この場合「トップ」とはオーケストラの首席奏者(コンサートマスターを含む)で、「トップサイド」とはその隣に座る奏者のことを指す。あまり話題になることはないと思うけれど、気にしている人は気にしているんだな、ということが最近わかった。
これを気にしているのは、もちろんアマチュア・オーケストラの方々であろう。トップサイドどころか、コンマスやセカンドトップも何をしていいかわからない、という質問も来る。
まず、トップをやってみるとわかるのだが、自分がよく知っている曲と、そうでない曲では、かなり結果に違いが出てしまう。知っている曲だと、自分のパートがどのくらいの音量で、どのタイミングで弾けば良いか、かなり見当がつく。知らないとつかない。だから、本来は事前に知っておく、というのが建前になる。
これも経験を積んでいくと、知らない曲でも、大体このあたりか、という見当はついてくる。これがベテランの領域である。もちろん限界はあるけれど。
それで、トップサイドだが、やはり知っていれば対応の余裕がある状態になるから、基本的にはトップ同様である。その上で、トップのやり方に合わせる、ということになる。
そこで、問題の音量。トップの人よりやや弱くなるとトップと同化はしやすい。しかし、通常トップサイドは舞台の奥に位置するから、客席から聞けば常にトップより弱い音になる。よって、意図的に弱くするのは疑問が生じる。
私の個人的見解では、トップサイドの人にはガンガン弾いてもらいたいと思っている。あくまでも全体の流れに沿って弾いてくれているならば、という条件つきではあるが。コンサートマスター、トップとも合図を出す等、他の仕事があるので、時には音を出すより、そちらを優先させることがある。それに合わせてトップサイドの音量が減ってしまうようでは、安心して他の仕事ができない。

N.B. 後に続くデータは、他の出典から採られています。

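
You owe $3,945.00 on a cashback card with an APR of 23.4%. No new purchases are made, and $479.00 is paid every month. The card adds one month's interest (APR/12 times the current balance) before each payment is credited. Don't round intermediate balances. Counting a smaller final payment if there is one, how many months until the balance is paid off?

Monthly rate r = 23.4%/12 = 1.95% = 0.0195.
Recurrence: B ← B·(1+r) − $479.00.
Month 1: interest $76.93; balance after payment $3,542.93.
Month 2: interest $69.09; balance after payment $3,133.01.
Closed form: n = −ln(1 − rB₀/P)/ln(1+r) = −ln(0.8394)/ln(1.0195) ≈ 9.065, so the balance reaches zero during payment 10.

10 payments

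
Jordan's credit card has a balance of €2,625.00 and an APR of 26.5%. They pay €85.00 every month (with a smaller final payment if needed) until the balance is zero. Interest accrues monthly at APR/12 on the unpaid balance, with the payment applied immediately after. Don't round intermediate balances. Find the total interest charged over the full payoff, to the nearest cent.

€1,833.44

Monthly rate r = 26.5%/12 = 2.20833% = 0.0220833.
Payoff takes n = ⌈−ln(1 − rB₀/P)/ln(1+r)⌉ = ⌈52.450⌉ = 53 payments; the last is €38.44.
Total paid = 52·€85.00 + €38.44 = €4,458.44.
Total interest = total paid − principal = €4,458.44 − €2,625.00 = €1,833.44.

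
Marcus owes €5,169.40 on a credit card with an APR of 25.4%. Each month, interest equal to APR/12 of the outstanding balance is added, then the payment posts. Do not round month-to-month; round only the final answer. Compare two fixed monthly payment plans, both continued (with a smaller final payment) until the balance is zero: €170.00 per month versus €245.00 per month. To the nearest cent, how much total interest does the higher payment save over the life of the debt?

€1,453.38

Monthly rate r = 25.4%/12 = 2.11667% = 0.0211667.
At €170.00/mo: n = ⌈−ln(1 − rB₀/P)/ln(1+r)⌉ = 50 payments (last €44.77); total interest = total paid − €5,169.40 = €3,205.37.
At €245.00/mo: 29 payments (last €61.39); total interest €1,751.99.
Interest saved = €3,205.37 − €1,751.99 = €1,453.38.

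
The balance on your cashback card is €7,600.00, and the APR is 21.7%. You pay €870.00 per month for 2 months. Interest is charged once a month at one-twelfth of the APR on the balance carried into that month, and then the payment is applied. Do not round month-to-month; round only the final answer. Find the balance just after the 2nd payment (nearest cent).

€6,121.62

Monthly rate r = 21.7%/12 = 1.80833% = 0.0180833.
Each month: B ← B·(1+r) − €870.00.
Month 1: interest €137.43; balance after payment €6,867.43.
Month 2: interest €124.19; balance after payment €6,121.62.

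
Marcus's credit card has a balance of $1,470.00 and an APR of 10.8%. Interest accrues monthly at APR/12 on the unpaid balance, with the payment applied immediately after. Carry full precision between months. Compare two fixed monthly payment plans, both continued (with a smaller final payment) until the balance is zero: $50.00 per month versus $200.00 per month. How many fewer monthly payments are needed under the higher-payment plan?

Monthly rate r = 10.8%/12 = 0.9% = 0.009.
At $50.00/mo: n = ⌈−ln(1 − rB₀/P)/ln(1+r)⌉ = 35 payments (last $15.17); total interest = total paid − $1,470.00 = $245.17.
At $200.00/mo: 8 payments (last $127.92); total interest $57.92.
Payments saved = 35 − 8 = 27.

27 fewer payments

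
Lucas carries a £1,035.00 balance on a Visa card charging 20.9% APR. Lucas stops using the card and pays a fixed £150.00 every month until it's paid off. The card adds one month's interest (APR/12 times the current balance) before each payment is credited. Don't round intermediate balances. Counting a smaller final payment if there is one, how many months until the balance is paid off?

8 payments

Monthly rate r = 20.9%/12 = 1.74167% = 0.0174167.
Recurrence: B ← B·(1+r) − £150.00.
Month 1: interest £18.03; balance after payment £903.03.
Month 2: interest £15.73; balance after payment £768.75.
Closed form: n = −ln(1 − rB₀/P)/ln(1+r) = −ln(0.87982)/ln(1.01742) ≈ 7.415, so the balance reaches zero during payment 8.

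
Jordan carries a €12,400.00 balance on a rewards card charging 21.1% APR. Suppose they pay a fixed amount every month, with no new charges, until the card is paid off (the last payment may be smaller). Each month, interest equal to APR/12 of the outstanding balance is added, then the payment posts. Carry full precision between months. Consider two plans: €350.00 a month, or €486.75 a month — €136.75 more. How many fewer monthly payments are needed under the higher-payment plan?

21 fewer payments

Monthly rate r = 21.1%/12 = 1.75833% = 0.0175833.
At €350.00/mo: n = ⌈−ln(1 − rB₀/P)/ln(1+r)⌉ = 56 payments (last €335.54); total interest = total paid − €12,400.00 = €7,185.54.
At €486.75/mo: 35 payments (last €40.95); total interest €4,190.45.
Payments saved = 56 − 35 = 21.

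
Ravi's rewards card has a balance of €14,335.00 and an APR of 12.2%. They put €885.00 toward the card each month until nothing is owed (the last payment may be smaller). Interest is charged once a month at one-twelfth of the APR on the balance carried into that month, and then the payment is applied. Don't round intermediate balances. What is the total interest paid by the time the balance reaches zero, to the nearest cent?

€1,408.59

Monthly rate r = 12.2%/12 = 1.01667% = 0.0101667.
Payoff takes n = ⌈−ln(1 − rB₀/P)/ln(1+r)⌉ = ⌈17.789⌉ = 18 payments; the last is €698.59.
Total paid = 17·€885.00 + €698.59 = €15,743.59.
Total interest = total paid − principal = €15,743.59 − €14,335.00 = €1,408.59.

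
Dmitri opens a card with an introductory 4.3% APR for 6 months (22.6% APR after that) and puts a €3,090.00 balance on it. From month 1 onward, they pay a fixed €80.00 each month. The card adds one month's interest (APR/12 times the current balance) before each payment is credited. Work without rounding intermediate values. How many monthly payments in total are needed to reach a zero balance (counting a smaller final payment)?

Promo months 1–6 at r₀ = 4.3%/12 = 0.00358333; months 7+ at r₁ = 22.6%/12 = 0.0188333.
After month 6: iterate B ← B·(1+r₀) − €80.00 for 6 months → €2,672.71.
Then at r₁ with €80.00/mo: n₂ = −ln(1 − r₁·B/P)/ln(1+r₁) ≈ 53.17 → 54 more payments.

60 payments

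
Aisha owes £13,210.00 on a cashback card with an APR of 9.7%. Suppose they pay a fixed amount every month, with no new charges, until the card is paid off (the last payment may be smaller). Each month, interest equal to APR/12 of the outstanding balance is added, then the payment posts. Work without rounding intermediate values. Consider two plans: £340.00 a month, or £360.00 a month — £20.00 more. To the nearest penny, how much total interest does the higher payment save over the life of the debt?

£186.62

Monthly rate r = 9.7%/12 = 0.808333% = 0.00808333.
At £340.00/mo: n = ⌈−ln(1 − rB₀/P)/ln(1+r)⌉ = 47 payments (last £280.13); total interest = total paid − £13,210.00 = £2,710.13.
At £360.00/mo: 44 payments (last £253.51); total interest £2,523.51.
Interest saved = £2,710.13 − £2,523.51 = £186.62.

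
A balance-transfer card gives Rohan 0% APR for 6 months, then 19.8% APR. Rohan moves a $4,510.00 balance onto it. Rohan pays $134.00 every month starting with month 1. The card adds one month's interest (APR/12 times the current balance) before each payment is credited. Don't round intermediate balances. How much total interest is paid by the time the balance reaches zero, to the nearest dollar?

Promo months 1–6 at r₀ = 0%/12 = 0; months 7+ at r₁ = 19.8%/12 = 0.0165.
After month 6 (no interest yet): B = $4,510.00 − 6·$134.00 = $3,706.00.
Then at r₁ with $134.00/mo: n₂ = −ln(1 − r₁·B/P)/ln(1+r₁) ≈ 37.24 → 38 more payments.
Total paid = 43·$134.00 + $32.18 = $5,794.18; interest = $5,794.18 − $4,510.00 = $1,284.18.

$1,284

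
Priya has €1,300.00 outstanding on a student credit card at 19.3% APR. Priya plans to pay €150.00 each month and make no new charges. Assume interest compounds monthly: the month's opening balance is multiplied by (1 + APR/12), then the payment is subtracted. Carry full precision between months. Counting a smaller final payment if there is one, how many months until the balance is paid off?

10 months

Monthly rate r = 19.3%/12 = 1.60833% = 0.0160833.
Recurrence: B ← B·(1+r) − €150.00.
Month 1: interest €20.91; balance after payment €1,170.91.
Month 2: interest €18.83; balance after payment €1,039.74.
Closed form: n = −ln(1 − rB₀/P)/ln(1+r) = −ln(0.86061)/ln(1.01608) ≈ 9.408, so the balance reaches zero during payment 10.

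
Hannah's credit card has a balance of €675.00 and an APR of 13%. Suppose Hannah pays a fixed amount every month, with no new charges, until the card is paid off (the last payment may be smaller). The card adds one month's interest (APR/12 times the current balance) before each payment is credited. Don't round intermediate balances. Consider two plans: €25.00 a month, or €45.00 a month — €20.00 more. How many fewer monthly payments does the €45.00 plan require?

16 fewer payments

Monthly rate r = 13%/12 = 1.08333% = 0.0108333.
At €25.00/mo: n = ⌈−ln(1 − rB₀/P)/ln(1+r)⌉ = 33 payments (last €2.83); total interest = total paid − €675.00 = €127.83.
At €45.00/mo: 17 payments (last €20.66); total interest €65.66.
Payments saved = 33 − 17 = 16.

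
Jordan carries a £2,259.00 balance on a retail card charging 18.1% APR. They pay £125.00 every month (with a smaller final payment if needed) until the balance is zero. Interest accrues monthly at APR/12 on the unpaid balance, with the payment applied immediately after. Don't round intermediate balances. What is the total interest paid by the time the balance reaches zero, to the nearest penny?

£398.53

Monthly rate r = 18.1%/12 = 1.50833% = 0.0150833.
Payoff takes n = ⌈−ln(1 − rB₀/P)/ln(1+r)⌉ = ⌈21.259⌉ = 22 payments; the last is £32.53.
Total paid = 21·£125.00 + £32.53 = £2,657.53.
Total interest = total paid − principal = £2,657.53 − £2,259.00 = £398.53.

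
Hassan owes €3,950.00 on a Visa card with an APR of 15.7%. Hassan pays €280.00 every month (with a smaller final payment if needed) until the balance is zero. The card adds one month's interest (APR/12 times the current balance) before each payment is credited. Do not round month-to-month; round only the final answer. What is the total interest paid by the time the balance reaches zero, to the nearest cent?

Monthly rate r = 15.7%/12 = 1.30833% = 0.0130833.
Payoff takes n = ⌈−ln(1 − rB₀/P)/ln(1+r)⌉ = ⌈15.697⌉ = 16 payments; the last is €195.56.
Total paid = 15·€280.00 + €195.56 = €4,395.56.
Total interest = total paid − principal = €4,395.56 − €3,950.00 = €445.56.

€445.56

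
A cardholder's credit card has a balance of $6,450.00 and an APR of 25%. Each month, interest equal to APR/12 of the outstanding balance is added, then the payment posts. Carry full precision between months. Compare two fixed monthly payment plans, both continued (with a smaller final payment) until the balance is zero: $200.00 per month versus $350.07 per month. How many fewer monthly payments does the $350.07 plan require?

Monthly rate r = 25%/12 = 2.08333% = 0.0208333.
At $200.00/mo: n = ⌈−ln(1 − rB₀/P)/ln(1+r)⌉ = 55 payments (last $9.00); total interest = total paid − $6,450.00 = $4,359.00.
At $350.07/mo: 24 payments (last $171.09); total interest $1,772.70.
Payments saved = 55 − 24 = 31.

31 fewer payments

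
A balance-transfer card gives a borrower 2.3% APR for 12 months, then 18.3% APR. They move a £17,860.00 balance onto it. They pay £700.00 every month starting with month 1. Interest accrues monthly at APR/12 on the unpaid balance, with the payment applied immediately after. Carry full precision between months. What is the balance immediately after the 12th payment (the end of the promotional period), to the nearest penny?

Promo months 1–12 at r₀ = 2.3%/12 = 0.00191667; months 13+ at r₁ = 18.3%/12 = 0.01525.
After month 12: iterate B ← B·(1+r₀) − £700.00 for 12 months → £9,786.02.

£9,786.02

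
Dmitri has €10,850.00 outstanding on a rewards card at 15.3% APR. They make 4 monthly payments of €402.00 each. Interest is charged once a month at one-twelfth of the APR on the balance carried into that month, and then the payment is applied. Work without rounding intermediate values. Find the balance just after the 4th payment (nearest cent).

€9,775.01

Monthly rate r = 15.3%/12 = 1.275% = 0.01275.
Each month: B ← B·(1+r) − €402.00.
Month 1: interest €138.34; balance after payment €10,586.34.
Month 2: interest €134.98; balance after payment €10,319.31.
Month 3: interest €131.57; balance after payment €10,048.88.
Month 4: interest €128.12; balance after payment €9,775.01.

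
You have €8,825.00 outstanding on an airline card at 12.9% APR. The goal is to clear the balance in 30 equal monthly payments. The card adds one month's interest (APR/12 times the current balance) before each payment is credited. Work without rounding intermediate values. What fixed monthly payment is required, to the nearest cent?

€345.71

Monthly rate r = 12.9%/12 = 1.075% = 0.01075.
Level-payment amortization: P = B₀·r / (1 − (1+r)^(−n)) = 8825.00·0.01075 / (1 − 1.01075^(−30)).
Denominator 1 − (1+r)^(−30) = 0.27441633.
P = 94.8688 / 0.27441633 ≈ 345.71.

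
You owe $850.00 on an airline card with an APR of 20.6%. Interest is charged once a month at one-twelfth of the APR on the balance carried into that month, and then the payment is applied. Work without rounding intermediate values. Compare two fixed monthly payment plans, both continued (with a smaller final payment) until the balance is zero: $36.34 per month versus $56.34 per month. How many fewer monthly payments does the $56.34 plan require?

Monthly rate r = 20.6%/12 = 1.71667% = 0.0171667.
At $36.34/mo: n = ⌈−ln(1 − rB₀/P)/ln(1+r)⌉ = 31 payments (last $5.92); total interest = total paid − $850.00 = $246.12.
At $56.34/mo: 18 payments (last $34.50); total interest $142.28.
Payments saved = 31 − 18 = 13.

13 fewer payments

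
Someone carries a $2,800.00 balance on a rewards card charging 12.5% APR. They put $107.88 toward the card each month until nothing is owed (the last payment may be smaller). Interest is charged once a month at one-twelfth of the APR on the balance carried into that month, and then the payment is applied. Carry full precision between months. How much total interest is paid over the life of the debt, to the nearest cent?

$481.54

Monthly rate r = 12.5%/12 = 1.04167% = 0.0104167.
Payoff takes n = ⌈−ln(1 − rB₀/P)/ln(1+r)⌉ = ⌈30.417⌉ = 31 payments; the last is $45.14.
Total paid = 30·$107.88 + $45.14 = $3,281.54.
Total interest = total paid − principal = $3,281.54 − $2,800.00 = $481.54.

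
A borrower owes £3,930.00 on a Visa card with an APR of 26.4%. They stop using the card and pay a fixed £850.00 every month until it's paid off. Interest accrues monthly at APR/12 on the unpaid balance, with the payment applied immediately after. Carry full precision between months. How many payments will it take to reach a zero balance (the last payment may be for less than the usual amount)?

5 payments

Monthly rate r = 26.4%/12 = 2.2% = 0.022.
Recurrence: B ← B·(1+r) − £850.00.
Month 1: interest £86.46; balance after payment £3,166.46.
Month 2: interest £69.66; balance after payment £2,386.12.
Month 3: interest £52.49; balance after payment £1,588.62.
Month 4: interest £34.95; balance after payment £773.57.
Month 5: interest £17.02; balance after payment £0.00.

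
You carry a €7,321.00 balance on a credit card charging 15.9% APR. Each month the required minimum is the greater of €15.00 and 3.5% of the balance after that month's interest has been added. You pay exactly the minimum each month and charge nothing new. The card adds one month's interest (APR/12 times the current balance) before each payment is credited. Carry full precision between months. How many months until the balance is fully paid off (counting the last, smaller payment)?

Monthly rate r = 15.9%/12 = 1.325% = 0.01325.
While 3.5% of the post-interest balance exceeds €15.00, each month B ← (B·(1+r))·(1 − 0.035), i.e. B shrinks by the factor (1+r)·0.965 = 0.97779.
This holds for months 1–127. Entering month 128 the balance is €422.23; 3.5% of the post-interest balance is now below €15.00, so the flat €15.00 minimum applies from here.
From month 128 a fixed €15.00 at rate r clears €422.23 in 36 more payments. Total: 127 + 36 = 163 months.

163 months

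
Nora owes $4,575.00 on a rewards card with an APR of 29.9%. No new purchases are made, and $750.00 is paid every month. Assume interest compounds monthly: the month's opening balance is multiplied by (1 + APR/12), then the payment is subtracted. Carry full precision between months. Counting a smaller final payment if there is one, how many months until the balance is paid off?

Monthly rate r = 29.9%/12 = 2.49167% = 0.0249167.
Recurrence: B ← B·(1+r) − $750.00.
Month 1: interest $113.99; balance after payment $3,938.99.
Month 2: interest $98.15; balance after payment $3,287.14.
Closed form: n = −ln(1 − rB₀/P)/ln(1+r) = −ln(0.84801)/ln(1.02492) ≈ 6.699, so the balance reaches zero during payment 7.

7 months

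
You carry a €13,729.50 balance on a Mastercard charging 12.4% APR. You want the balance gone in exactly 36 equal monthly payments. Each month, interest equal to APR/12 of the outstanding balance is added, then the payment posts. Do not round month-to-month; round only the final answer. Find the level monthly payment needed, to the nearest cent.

Monthly rate r = 12.4%/12 = 1.03333% = 0.0103333.
Level-payment amortization: P = B₀·r / (1 − (1+r)^(−n)) = 13729.50·0.0103333 / (1 − 1.01033^(−36)).
Denominator 1 − (1+r)^(−36) = 0.309328619.
P = 141.871 / 0.309328619 ≈ 458.64.

€458.64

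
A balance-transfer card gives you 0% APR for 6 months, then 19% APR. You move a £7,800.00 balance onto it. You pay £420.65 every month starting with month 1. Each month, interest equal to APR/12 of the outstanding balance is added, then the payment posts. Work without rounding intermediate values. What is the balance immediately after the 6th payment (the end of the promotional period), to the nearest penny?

Promo months 1–6 at r₀ = 0%/12 = 0; months 7+ at r₁ = 19%/12 = 0.0158333.
After month 6 (no interest yet): B = £7,800.00 − 6·£420.65 = £5,276.10.

£5,276.10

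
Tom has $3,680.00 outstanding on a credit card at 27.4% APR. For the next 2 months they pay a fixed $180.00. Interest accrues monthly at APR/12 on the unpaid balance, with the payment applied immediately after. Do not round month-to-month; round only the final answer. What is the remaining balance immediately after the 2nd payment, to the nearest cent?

$3,485.86

Monthly rate r = 27.4%/12 = 2.28333% = 0.0228333.
Each month: B ← B·(1+r) − $180.00.
Month 1: interest $84.03; balance after payment $3,584.03.
Month 2: interest $81.84; balance after payment $3,485.86.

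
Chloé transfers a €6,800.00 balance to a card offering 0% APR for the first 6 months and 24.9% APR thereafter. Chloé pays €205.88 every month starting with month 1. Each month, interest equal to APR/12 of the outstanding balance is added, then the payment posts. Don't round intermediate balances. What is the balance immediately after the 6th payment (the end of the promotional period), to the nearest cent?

Promo months 1–6 at r₀ = 0%/12 = 0; months 7+ at r₁ = 24.9%/12 = 0.02075.
After month 6 (no interest yet): B = €6,800.00 − 6·€205.88 = €5,564.72.

€5,564.72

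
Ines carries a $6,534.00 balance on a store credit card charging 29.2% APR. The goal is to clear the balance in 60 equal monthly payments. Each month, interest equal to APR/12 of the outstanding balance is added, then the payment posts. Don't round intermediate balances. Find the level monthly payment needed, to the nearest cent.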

先日、久しぶりに弦楽器の先輩達と会って話した時のこと、ある先輩曰く、
「千香士さんのコンマスとして優れていたのは、後ろの人に充分弾かせることができたことだよね。」
一方、千香士先生が生前おっしゃっていたこと。
「いいオケは後ろから鳴ってくるんだよ。」
これらの話を総合すると、トップサイドの問題はコンサートマスターにも左右される、という考え方が浮かび上がる。トップサイドを悩ませるようなトップではいけない、という言い方もできるかもしれない。なかなか難しいポイントも含んでいるが、それを乗り越えてこそ、いい音楽が誕生するということだろう。